Poll Perversity
the source: “Of Polls, Mountains: U.S. Journalists and Their Use of Election Surveys” by Thomas E. Patterson, in Public Opinion Quarterly, 2005: No. 5.
When the news media report the results of public-opinion polls during presidential campaigns, they rush to explain the latest ups and downs in terms of the flaws and strengths of the candidates. That may seem natural, says Thomas E. Patterson, a professor of government and the press at Harvard’s John F. Kennedy School of Government, but in reality it’s peculiar. Why not look for explanations in the voting public itself?
The focus on candidates and their campaigns “derives from the age-old definition of news as events,” Patterson says. “Candidates’ activities are events. Voters’ attitudes are not. Although voters’ partisan loyalties and policy preferences are the major influence on the vote, these influences are complex and not easily analyzed or reported. Moreover, because these influences are relatively stable, they are poorly suited to journalists’ need to say something new each day.”

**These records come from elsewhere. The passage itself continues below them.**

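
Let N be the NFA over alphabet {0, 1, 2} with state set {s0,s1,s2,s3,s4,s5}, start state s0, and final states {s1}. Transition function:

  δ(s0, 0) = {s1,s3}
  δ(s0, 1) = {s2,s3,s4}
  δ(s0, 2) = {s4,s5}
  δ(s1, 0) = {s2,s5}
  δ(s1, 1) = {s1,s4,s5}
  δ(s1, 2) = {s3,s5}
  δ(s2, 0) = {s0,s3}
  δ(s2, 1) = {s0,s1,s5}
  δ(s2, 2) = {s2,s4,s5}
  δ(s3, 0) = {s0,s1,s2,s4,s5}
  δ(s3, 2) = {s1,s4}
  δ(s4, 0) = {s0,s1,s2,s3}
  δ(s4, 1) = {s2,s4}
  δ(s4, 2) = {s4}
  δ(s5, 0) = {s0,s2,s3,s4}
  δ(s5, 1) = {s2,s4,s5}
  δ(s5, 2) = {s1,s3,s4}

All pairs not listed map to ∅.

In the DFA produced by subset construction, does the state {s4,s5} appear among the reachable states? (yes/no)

Start state of the DFA: {s0}.
{s0} --0--> {s1,s3}  [new]
{s0} --1--> {s2,s3,s4}  [new]
{s0} --2--> {s4,s5}  [new]
{s1,s3} --0--> {s0,s1,s2,s4,s5}  [new]
{s1,s3} --1--> {s1,s4,s5}  [new]
{s1,s3} --2--> {s1,s3,s4,s5}  [new]
{s2,s3,s4} --0--> {s0,s1,s2,s3,s4,s5}  [new]
{s2,s3,s4} --1--> {s0,s1,s2,s4,s5}  [seen]
{s2,s3,s4} --2--> {s1,s2,s4,s5}  [new]
{s4,s5} --0--> {s0,s1,s2,s3,s4}  [new]
{s4,s5} --1--> {s2,s4,s5}  [new]
{s4,s5} --2--> {s1,s3,s4}  [new]
{s0,s1,s2,s4,s5} --0--> {s0,s1,s2,s3,s4,s5}  [seen]
{s0,s1,s2,s4,s5} --1--> {s0,s1,s2,s3,s4,s5}  [seen]
{s0,s1,s2,s4,s5} --2--> {s1,s2,s3,s4,s5}  [new]
{s1,s4,s5} --0--> {s0,s1,s2,s3,s4,s5}  [seen]
{s1,s4,s5} --1--> {s1,s2,s4,s5}  [seen]
{s1,s4,s5} --2--> {s1,s3,s4,s5}  [seen]
{s1,s3,s4,s5} --0--> {s0,s1,s2,s3,s4,s5}  [seen]
{s1,s3,s4,s5} --1--> {s1,s2,s4,s5}  [seen]
{s1,s3,s4,s5} --2--> {s1,s3,s4,s5}  [seen]
{s0,s1,s2,s3,s4,s5} --0--> {s0,s1,s2,s3,s4,s5}  [seen]
{s0,s1,s2,s3,s4,s5} --1--> {s0,s1,s2,s3,s4,s5}  [seen]
{s0,s1,s2,s3,s4,s5} --2--> {s1,s2,s3,s4,s5}  [seen]
{s1,s2,s4,s5} --0--> {s0,s1,s2,s3,s4,s5}  [seen]
{s1,s2,s4,s5} --1--> {s0,s1,s2,s4,s5}  [seen]
{s1,s2,s4,s5} --2--> {s1,s2,s3,s4,s5}  [seen]
{s0,s1,s2,s3,s4} --0--> {s0,s1,s2,s3,s4,s5}  [seen]
{s0,s1,s2,s3,s4} --1--> {s0,s1,s2,s3,s4,s5}  [seen]
{s0,s1,s2,s3,s4} --2--> {s1,s2,s3,s4,s5}  [seen]
{s2,s4,s5} --0--> {s0,s1,s2,s3,s4}  [seen]
{s2,s4,s5} --1--> {s0,s1,s2,s4,s5}  [seen]
{s2,s4,s5} --2--> {s1,s2,s3,s4,s5}  [seen]
{s1,s3,s4} --0--> {s0,s1,s2,s3,s4,s5}  [seen]
{s1,s3,s4} --1--> {s1,s2,s4,s5}  [seen]
{s1,s3,s4} --2--> {s1,s3,s4,s5}  [seen]
{s1,s2,s3,s4,s5} --0--> {s0,s1,s2,s3,s4,s5}  [seen]
{s1,s2,s3,s4,s5} --1--> {s0,s1,s2,s4,s5}  [seen]
{s1,s2,s3,s4,s5} --2--> {s1,s2,s3,s4,s5}  [seen]
Reachable DFA states: {s0}, {s1,s3}, {s2,s3,s4}, {s4,s5}, {s0,s1,s2,s4,s5}, {s1,s4,s5}, {s1,s3,s4,s5}, {s0,s1,s2,s3,s4,s5}, {s1,s2,s4,s5}, {s0,s1,s2,s3,s4}, {s2,s4,s5}, {s1,s3,s4}, {s1,s2,s3,s4,s5}.
{s4,s5} is among them.

yes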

When a candidate is doing well or poorly in the polls, reporters have relatively free rein to explain why, and “the temptation to say unfavorable things about a faltering candidate,” and favorable things about a surging one, is hard to resist. “When George H. W. Bush languished in the polls during the 1988 campaign, reporters said it was because he looked weak. Newsweek ran a Bush cover story entitled ‘Fighting the Wimp Factor.’ However, when Bush took the lead in polls after the GOP national convention, Newsweek declared that Bush had ‘banished . . . the wimp factor.’” No doubt Bush’s convention performance helped, but anybody who studied the polls more closely would have seen that the surge in his support came mainly from Republican-leaning voters who simply hadn’t been paying much attention to the campaign before.
By using the polls to focus so intensely on politicians as poll-minded strategists, and then pinning “flimsy, poll-derived images” on them, the press not only misses the bigger story of the underlying forces at work in elections, says Patterson. It also adds needlessly and destructively to Americans’ disenchantment with the presidential candidates who would lead them.